De acordo com dados da Society for Human Resource Management (SHRM) e de estudos recentes de 2025/2026, o custo de uma bad hire em cargos de liderança pode variar entre 200% e 213% da remuneração anual do executivo — ou até mais, quando se consideram todos os impactos. Isso inclui não só os gastos diretos com recrutamento, salários pagos durante o período de adaptação, indenizações e novo processo seletivo, mas também os custos indiretos, como perda de produtividade, interrupção de projetos estratégicos, queda no moral da equipe e, em casos mais graves, perda de clientes ou oportunidades de negócio.

Algumas análises mais conservadoras falam em pelo menos 30% do salário no primeiro ano, mas para posições C-level o multiplicador costuma ser bem maior, podendo chegar a centenas de milhares ou até milhões de reais, dependendo do porte da empresa.

Na América Latina, historicamente, grande parte das vagas diretivas ainda é preenchida por indicações ou rede de contatos. Esse modelo tem a vantagem da confiança, mas frequentemente resulta em equipes com perfis muito homogêneos, o que reduz a diversidade de pensamento e dificulta a inovação quando o mercado exige novas abordagens.

Hoje, o nível de exigência subiu bastante. Além das competências técnicas e de experiência setorial, as empresas buscam líderes com fortes habilidades humanas: pensamento crítico, resiliência emocional, comunicação eficaz e, principalmente, capacidade de desenvolver outras pessoas e formar sucessores. O líder contemporâneo precisa integrar equipes de forma genuína, reduzindo atritos comportamentais que comprometem o engajamento.

Esse desafio ganha contornos ainda mais complexos com a coexistência de até cinco gerações trabalhando lado a lado — algo inédito na história do mundo corporativo. Temos Baby Boomers e Geração X trazendo experiência acumulada e visão sistêmica, Millennials buscando propósito e equilíbrio, e Gen Z e até os primeiros da Gen Alpha chegando com natividade digital, expectativas diferentes de carreira e forte consciência socioambiental.

Relatórios do World Economic Forum e de outras instituições destacam que essa mistura, quando mal gerenciada, gera conflitos de comunicação, ritmos de trabalho diferentes e expectativas desencontradas sobre feedback, autonomia e uso de tecnologia.
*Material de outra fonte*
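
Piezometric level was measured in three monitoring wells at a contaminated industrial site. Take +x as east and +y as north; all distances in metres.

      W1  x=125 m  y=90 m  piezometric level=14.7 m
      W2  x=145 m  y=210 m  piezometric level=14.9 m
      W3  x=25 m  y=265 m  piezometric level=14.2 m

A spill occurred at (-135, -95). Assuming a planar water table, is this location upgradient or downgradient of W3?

downgradient

Differences from W1: to W2 (Δx, Δy, Δh) = (20, 120, +0.2); to W3 = (-100, 175, -0.5).
Solve a·Δx + b·Δy = Δh: det = 20·175 − (-100)·120 = 15500.
∂h/∂x = [(+0.2)·175 − (-0.5)·120] / 15500 = +0.006129
∂h/∂y = [20·(-0.5) − (-100)·(+0.2)] / 15500 = +0.0006452
Head at (-135, -95) = 14.7 + (+0.006129)·(-260) + (+0.0006452)·(-185) = 12.99 m.
That is lower than the 14.2 m at W3, so the point is downgradient.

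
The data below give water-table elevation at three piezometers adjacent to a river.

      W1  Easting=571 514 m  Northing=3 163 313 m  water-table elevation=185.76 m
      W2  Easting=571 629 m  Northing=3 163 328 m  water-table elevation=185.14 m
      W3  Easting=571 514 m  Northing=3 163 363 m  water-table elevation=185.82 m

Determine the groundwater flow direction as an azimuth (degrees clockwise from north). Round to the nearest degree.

Taking W1 as reference: W2−W1 = (115, 15, -0.62); W3−W1 = (0, 50, +0.06).
Determinant of the coordinate differences = 115·50 − 0·15 = 5750.
∂h/∂x = [(-0.62)·50 − (+0.06)·15] / 5750 = -0.005548
∂h/∂y = [115·(+0.06) − 0·(-0.62)] / 5750 = +0.001200
Flow direction (−∇h) has components (+0.005548 E, -0.001200 N).
Azimuth = atan2(E, N) = atan2(+0.005548, -0.001200) = 102.2° ≈ 102°.

102°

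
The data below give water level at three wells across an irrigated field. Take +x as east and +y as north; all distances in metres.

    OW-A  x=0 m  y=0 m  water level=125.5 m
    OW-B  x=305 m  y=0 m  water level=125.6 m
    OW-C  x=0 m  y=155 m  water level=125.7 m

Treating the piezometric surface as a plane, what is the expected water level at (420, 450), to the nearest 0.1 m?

126.2 m

∂h/∂x = (125.6 − 125.5) / (305 − 0) = +0.0003279
∂h/∂y = (125.7 − 125.5) / (155 − 0) = +0.001290
h(420, 450) = 125.5 + (+0.0003279)·(420) + (+0.001290)·(450) = 125.5 +0.138 +0.581 = 126.218 m.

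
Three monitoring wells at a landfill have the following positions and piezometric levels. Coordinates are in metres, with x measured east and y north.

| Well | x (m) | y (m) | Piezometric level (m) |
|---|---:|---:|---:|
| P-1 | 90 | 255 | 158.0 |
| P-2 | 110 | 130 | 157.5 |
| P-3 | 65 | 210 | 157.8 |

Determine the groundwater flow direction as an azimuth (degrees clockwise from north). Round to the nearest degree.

189°

Three-point gradient (reference P-1): Δ to P-2 = (20, -125, -0.5), Δ to P-3 = (-25, -45, -0.2).
∂h/∂x = +0.0006211, ∂h/∂y = +0.004099 (det = -4025).
Flow direction (−∇h) has components (-0.0006211 E, -0.004099 N).
Azimuth = atan2(E, N) = atan2(-0.0006211, -0.004099) = 188.6° ≈ 189°.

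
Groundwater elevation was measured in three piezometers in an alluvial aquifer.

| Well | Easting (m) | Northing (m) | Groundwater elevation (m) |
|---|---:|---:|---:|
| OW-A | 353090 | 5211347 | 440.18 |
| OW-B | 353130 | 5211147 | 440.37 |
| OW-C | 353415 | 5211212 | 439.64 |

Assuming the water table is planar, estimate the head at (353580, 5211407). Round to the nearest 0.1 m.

Three-point gradient (reference OW-A): Δ to OW-B = (40, -200, +0.19), Δ to OW-C = (325, -135, -0.54).
∂h/∂x = -0.002242, ∂h/∂y = -0.001398 (det = 59600).
h(353580, 5211407) = 440.18 + (-0.002242)·(490) + (-0.001398)·(60) = 440.18 -1.099 -0.084 = 438.997 m.

439.0 m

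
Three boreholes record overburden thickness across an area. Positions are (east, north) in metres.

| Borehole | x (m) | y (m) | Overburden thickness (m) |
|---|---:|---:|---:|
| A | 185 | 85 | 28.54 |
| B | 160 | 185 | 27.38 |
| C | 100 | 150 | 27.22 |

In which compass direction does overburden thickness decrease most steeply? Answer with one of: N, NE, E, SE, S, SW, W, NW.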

O resultado frequente é desengajamento, aumento de absenteísmo, maior rotatividade e até problemas de saúde mental nas equipes.

Por outro lado, líderes que conseguem transformar essa diversidade em vantagem competitiva colhem frutos importantes: maior inovação, melhor resolução de problemas complexos e maior resiliência organizacional.

Com o tempo, o mercado tem consolidado algumas competências essenciais para quem ocupa posições de liderança hoje. A primeira é a fluência digital prática: não se trata de ser um especialista em tecnologia, mas de saber direcionar investimentos — especialmente em inteligência artificial — de forma estratégica, sempre colocando o julgamento humano no centro para que as ferramentas sirvam à operação e não o contrário.

A segunda é a capacidade de conciliar visões de longo prazo com as demandas urgentes das novas gerações em temas éticos, sociais e ambientais (ESG), construindo soluções de governança que sejam financeiramente viáveis e institucionalmente sólidas. A terceira é a mentalidade globalizada: gerir pessoas e operações de diferentes culturas, países e contextos com sensibilidade cultural e precisão técnica.

No final das contas, o sucesso das organizações depende cada vez mais da capacidade de colocar a pessoa certa, no momento certo, para enfrentar os desafios específicos daquele período. Quando isso é feito com critério, experiência e inovação conseguem conviver de forma produtiva. O resultado é menor risco, equipes mais fortes e maior longevidade do negócio em um ambiente cada vez mais imprevisível.